From the moment I agreed, my life at Middlebury changed dramatically.  As an athlete, I spend 3-4 hours a day at practice on weekdays and 12-14 hours on weekends travelling and racing.  The demanding schedule has forced me to prioritize.  Be it a lecture series I want to attend, Trivia Night at the Grille, homework glaring up at me expectantly from my desk, a road trip with friends to the Ben and Jerry’s factory, or a meeting as social chair of the International Students Organization, I am constantly evaluating what I do (and don’t!) have time to squeeze in around crew.   The sport has also taught me to be relentlessly organized and helps me maintain focus and perspective in all aspects of college life.

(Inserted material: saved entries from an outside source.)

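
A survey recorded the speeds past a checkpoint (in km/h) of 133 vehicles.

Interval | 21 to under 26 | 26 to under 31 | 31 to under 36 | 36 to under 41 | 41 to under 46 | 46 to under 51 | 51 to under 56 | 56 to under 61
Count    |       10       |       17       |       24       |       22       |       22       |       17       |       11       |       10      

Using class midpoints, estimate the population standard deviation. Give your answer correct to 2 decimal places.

Midpoints: 23.5, 28.5, 33.5, 38.5, 43.5, 48.5, 53.5, 58.5
n = 133, Σfm = 5325.5, mean = 40.0414
Σfm² = 226199.25
Σf(m − x̄)² = Σfm² − (Σfm)²/n = 226199.25 − 5325.5²/133 = 12959.0226
Population variance = 12959.0226 / 133 = 97.4363
Standard deviation = √97.4363 = 9.8710

9.87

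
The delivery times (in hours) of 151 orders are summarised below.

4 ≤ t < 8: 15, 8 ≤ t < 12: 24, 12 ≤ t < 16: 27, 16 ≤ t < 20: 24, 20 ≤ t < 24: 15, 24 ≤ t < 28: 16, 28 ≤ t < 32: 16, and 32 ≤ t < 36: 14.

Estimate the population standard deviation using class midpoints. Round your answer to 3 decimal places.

8.604

Midpoints: 6, 10, 14, 18, 22, 26, 30, 34
n = 151, Σfm = 2842, mean = 18.8212
Σfm² = 64668
Σf(m − x̄)² = Σfm² − (Σfm)²/n = 64668 − 2842²/151 = 11178.1722
Population variance = 11178.1722 / 151 = 74.0276
Standard deviation = √74.0276 = 8.6039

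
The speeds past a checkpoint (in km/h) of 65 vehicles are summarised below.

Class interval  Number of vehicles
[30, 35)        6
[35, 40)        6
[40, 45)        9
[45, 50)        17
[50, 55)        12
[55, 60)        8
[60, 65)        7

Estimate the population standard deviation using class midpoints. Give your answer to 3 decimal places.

Midpoints: 32.5, 37.5, 42.5, 47.5, 52.5, 57.5, 62.5
n = 65, Σfm = 3137.5, mean = 48.2692
Σfm² = 156256.25
Σf(m − x̄)² = Σfm² − (Σfm)²/n = 156256.25 − 3137.5²/65 = 4811.5385
Population variance = 4811.5385 / 65 = 74.0237
Standard deviation = √74.0237 = 8.6037

8.604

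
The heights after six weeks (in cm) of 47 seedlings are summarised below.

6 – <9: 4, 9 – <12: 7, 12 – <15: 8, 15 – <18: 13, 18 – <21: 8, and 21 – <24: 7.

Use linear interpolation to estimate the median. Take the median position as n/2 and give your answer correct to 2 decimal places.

Cumulative frequencies: 4, 11, 19, 32, 40, 47
n = 47; position = n/2 = 23.5.
This falls in the class 15 – <18: L = 15, F = 19, f = 13, h = 3.
Median ≈ 15 + ((23.5 − 19) / 13) × 3 = 16.0385

16.04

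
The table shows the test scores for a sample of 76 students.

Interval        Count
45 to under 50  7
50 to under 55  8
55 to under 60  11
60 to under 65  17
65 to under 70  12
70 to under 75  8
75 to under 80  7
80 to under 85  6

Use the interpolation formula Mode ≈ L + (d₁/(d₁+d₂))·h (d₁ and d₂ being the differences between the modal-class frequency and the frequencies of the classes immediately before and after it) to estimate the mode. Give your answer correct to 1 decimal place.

62.7

Modal class: 60 to under 65 (highest frequency 17).
d₁ = 17 − 11 = 6, d₂ = 17 − 12 = 5
Mode ≈ 60 + (6/(6+5)) × 5 = 60 + 2.7273 = 62.7273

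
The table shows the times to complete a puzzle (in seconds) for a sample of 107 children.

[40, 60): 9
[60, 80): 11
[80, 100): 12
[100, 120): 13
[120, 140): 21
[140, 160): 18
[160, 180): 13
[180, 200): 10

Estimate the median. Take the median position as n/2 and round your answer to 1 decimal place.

Cumulative frequencies: 9, 20, 32, 45, 66, 84, 97, 107
n = 107; position = n/2 = 53.5.
This falls in the class [120, 140): L = 120, F = 45, f = 21, h = 20.
Median ≈ 120 + ((53.5 − 45) / 21) × 20 = 128.0952

128.1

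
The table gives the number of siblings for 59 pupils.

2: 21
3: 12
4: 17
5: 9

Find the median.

3

Cumulative frequencies: 21, 33, 50, 59
n = 59, so the median is the value in position (n+1)/2 = 30.
Position 30 falls at value 3.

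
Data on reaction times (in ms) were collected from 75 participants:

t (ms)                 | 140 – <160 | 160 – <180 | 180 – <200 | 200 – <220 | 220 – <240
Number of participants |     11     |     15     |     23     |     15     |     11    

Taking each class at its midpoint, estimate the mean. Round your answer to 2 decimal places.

Midpoints: 150, 170, 190, 210, 230
Σfm = 11×150 + 15×170 + 23×190 + 15×210 + 11×230 = 14250
n = Σf = 75
Mean = 14250 / 75 = 190.0000

190.00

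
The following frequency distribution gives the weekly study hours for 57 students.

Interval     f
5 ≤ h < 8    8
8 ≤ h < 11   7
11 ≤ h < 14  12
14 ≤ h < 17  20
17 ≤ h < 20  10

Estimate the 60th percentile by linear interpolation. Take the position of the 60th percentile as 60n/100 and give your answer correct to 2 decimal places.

15.08

Cumulative frequencies: 8, 15, 27, 47, 57
n = 57; position = 60n/100 = 34.2.
This falls in the class 14 ≤ h < 17: L = 14, F = 27, f = 20, h = 3.
60th percentile ≈ 14 + ((34.2 − 27) / 20) × 3 = 15.0800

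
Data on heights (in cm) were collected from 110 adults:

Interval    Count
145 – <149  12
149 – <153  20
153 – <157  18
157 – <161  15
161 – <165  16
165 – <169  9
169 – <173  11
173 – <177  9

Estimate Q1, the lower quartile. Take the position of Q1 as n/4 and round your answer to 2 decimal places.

Cumulative frequencies: 12, 32, 50, 65, 81, 90, 101, 110
n = 110; position = n/4 = 27.5.
This falls in the class 149 – <153: L = 149, F = 12, f = 20, h = 4.
Lower quartile ≈ 149 + ((27.5 − 12) / 20) × 4 = 152.1000

152.10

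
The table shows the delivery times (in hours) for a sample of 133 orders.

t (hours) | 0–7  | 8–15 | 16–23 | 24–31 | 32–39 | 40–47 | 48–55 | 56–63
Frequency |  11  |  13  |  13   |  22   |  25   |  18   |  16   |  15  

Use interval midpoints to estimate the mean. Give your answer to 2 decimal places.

Midpoints: 3.5, 11.5, 19.5, 27.5, 35.5, 43.5, 51.5, 59.5
Σfm = 11×3.5 + 13×11.5 + 13×19.5 + 22×27.5 + 25×35.5 + 18×43.5 + 16×51.5 + 15×59.5 = 4433.5
n = Σf = 133
Mean = 4433.5 / 133 = 33.3346

33.33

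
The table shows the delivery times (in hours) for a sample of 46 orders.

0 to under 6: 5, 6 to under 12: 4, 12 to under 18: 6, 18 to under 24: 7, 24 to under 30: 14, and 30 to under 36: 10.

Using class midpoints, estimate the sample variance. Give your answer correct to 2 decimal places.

Midpoints: 3, 9, 15, 21, 27, 33
n = 46, Σfm = 996, mean = 21.6522
Σfm² = 25902
Σf(m − x̄)² = Σfm² − (Σfm)²/n = 25902 − 996²/46 = 4336.4348
Sample variance = 4336.4348 / 45 = 96.3652

96.37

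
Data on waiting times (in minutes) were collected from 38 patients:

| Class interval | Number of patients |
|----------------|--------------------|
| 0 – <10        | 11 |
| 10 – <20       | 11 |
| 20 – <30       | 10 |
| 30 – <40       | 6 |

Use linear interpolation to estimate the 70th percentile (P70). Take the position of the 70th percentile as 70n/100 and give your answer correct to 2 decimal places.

Cumulative frequencies: 11, 22, 32, 38
n = 38; position = 70n/100 = 26.6.
This falls in the class 20 – <30: L = 20, F = 22, f = 10, h = 10.
70th percentile ≈ 20 + ((26.6 − 22) / 10) × 10 = 24.6000

24.60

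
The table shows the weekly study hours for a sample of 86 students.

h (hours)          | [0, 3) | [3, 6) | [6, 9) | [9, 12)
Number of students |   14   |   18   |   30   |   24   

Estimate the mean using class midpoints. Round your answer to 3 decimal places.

6.733

Midpoints: 1.5, 4.5, 7.5, 10.5
Σfm = 14×1.5 + 18×4.5 + 30×7.5 + 24×10.5 = 579
n = Σf = 86
Mean = 579 / 86 = 6.7326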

Crew, too, has brought out a dedication and passion in me that I never realized I had.  Spending every other week of my college career waking up at 4:30 am for morning practice has never been easy, but it is surprisingly fulfilling and unbelievably rewarding; with every practice, our boats get faster and with every season, our hard work shows in the results.  I have also had the good fortune of watching shooting stars fly over Lake Dunmore while gliding across the water in the pitch black, and watching countless sunrises with the backdrop of the lake and mountains, each seemingly more beautiful than the last.

In two days we will travel as a team to Lake Lanier, Georgia for our Spring Training.  In Georgia, we live in a small neighborhood of houseboats and practice 3 times a day.  Our first race of the season is on Atlanta’s Olympic racecourse at the Clemson Sprints, a nice opportunity to compete with teams we rarely get to see.  Before we know it, we’ll be racing our way through the rest of our spring season.

I can’t wait to be spending time with my team, to be doing what I’m passionate about, and to be racing again.  At the starting line of each race, I repeat a quote from Coach Noel Wanner to my boat, “Smile at the start because racing is the best thing there is.”  With a collective deep breath from my eight rowers, we’re off.